Als zweites Beispiel stellen wir uns vor, die Zahl der Neuerkrankungen hätte sich ab dem 23.03. jeden Tag doppelt so hoch, wie eigentlich in den Daten angegeben. Logisch gesehen ist es klar, dass dadurch R ansteigen muss. Allerdings nur, bis das ganze Modell auf dem neuen Level rechnet. Dann verschwindet dieser Effekt ganz. Durch das Zeitfenster ist wieder mit vier Tagen zu rechnen, bis sich irgendetwas verändert. Die Verdopplung der Fallzahlen wirkt sich auch auf den wöchentlichen Trend aus. Daher dauert es dann vierzehn Tage, bis der Effekt wieder verschwunden ist.
Die folgende Graphik zeigt genau die beiden Beispiele mit simulierten Daten im Modell:
Wir können diese Erkenntnisse nun nutzen, um die Entwicklung von R und mögliche Wirkungen auf diese Größe genauer zu analysieren.

Analyse der Reproduktionszahl

Da wir jetzt ein Modell haben, um R zu berechnen können wir uns auch was den Beobachtungszeitraum anbelangt vom RKI unabhängig machen und gleich mit einem gängigen Missverständnis aufräumen.
In der Besprechung der RKI-Grafik heißt es immer, R sei zunächst gestiegen. Das macht aber überhaupt gar keinen Sinn, da R eigentlich von Anfang an bei der Basisreproduktionszahl (also zwischen 2.5 und 3) hätte liegen müssen.
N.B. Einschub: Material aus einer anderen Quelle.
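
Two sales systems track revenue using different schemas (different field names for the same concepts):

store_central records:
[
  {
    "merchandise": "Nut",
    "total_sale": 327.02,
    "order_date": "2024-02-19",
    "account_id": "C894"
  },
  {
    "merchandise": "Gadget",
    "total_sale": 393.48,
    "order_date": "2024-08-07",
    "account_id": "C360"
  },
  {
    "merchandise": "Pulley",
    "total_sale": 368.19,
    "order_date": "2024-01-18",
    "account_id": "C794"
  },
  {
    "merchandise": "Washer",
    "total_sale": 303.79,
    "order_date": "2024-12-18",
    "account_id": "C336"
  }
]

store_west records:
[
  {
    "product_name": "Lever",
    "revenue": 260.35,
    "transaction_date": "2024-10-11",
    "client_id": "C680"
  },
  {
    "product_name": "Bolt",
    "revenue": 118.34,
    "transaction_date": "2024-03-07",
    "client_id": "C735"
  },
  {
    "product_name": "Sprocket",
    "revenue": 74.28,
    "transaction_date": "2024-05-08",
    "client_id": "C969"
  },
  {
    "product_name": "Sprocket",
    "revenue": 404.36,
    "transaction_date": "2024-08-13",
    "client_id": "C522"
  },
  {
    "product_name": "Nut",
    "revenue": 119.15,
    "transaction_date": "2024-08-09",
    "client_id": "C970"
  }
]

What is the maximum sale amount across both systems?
404.36

Reconcile: "total_sale" (store_central) = "revenue" (store_west) = sale amount

Maximum in store_central: 393.48
Maximum in store_west: 404.36

Overall maximum: max(393.48, 404.36) = 404.36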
Der folgende Plot zeigt R über den gesamten Beobachtungszeitraum:
Ich denke, die starken Schwankungen am Anfang haben mit zwei Effekten zu tun: Erstens ist R als Relation natürlich total unstabil, solange die Zahl der Neuerkrankungen an manchen Tagen noch Null ist. Zweitens unterstellt die Berechnung von R, dass sich Menschen nur bei Menschen anstecken, die zuvor auch in der Statistik geführt wurden. Das ist aber nicht der Fall, wenn sich Menschen im Ausland infiziert haben. Trotzdem erzählt dieses Bild eine andere Story als: "R ist gestiegen, bis dann die Maßnahmen vom 9.03. gegriffen haben".
Springen wir zurück in die Zeit ab März. 
Der folgende Plot zeigt die R-Werte und die drei entscheidenden Daten, die auch das RKI in seiner Grafik hat: 9.03. = Absage von Großveranstaltungen, 16.03. = Bund-Länder-Vereinbarung, 23.03. = Lockdown.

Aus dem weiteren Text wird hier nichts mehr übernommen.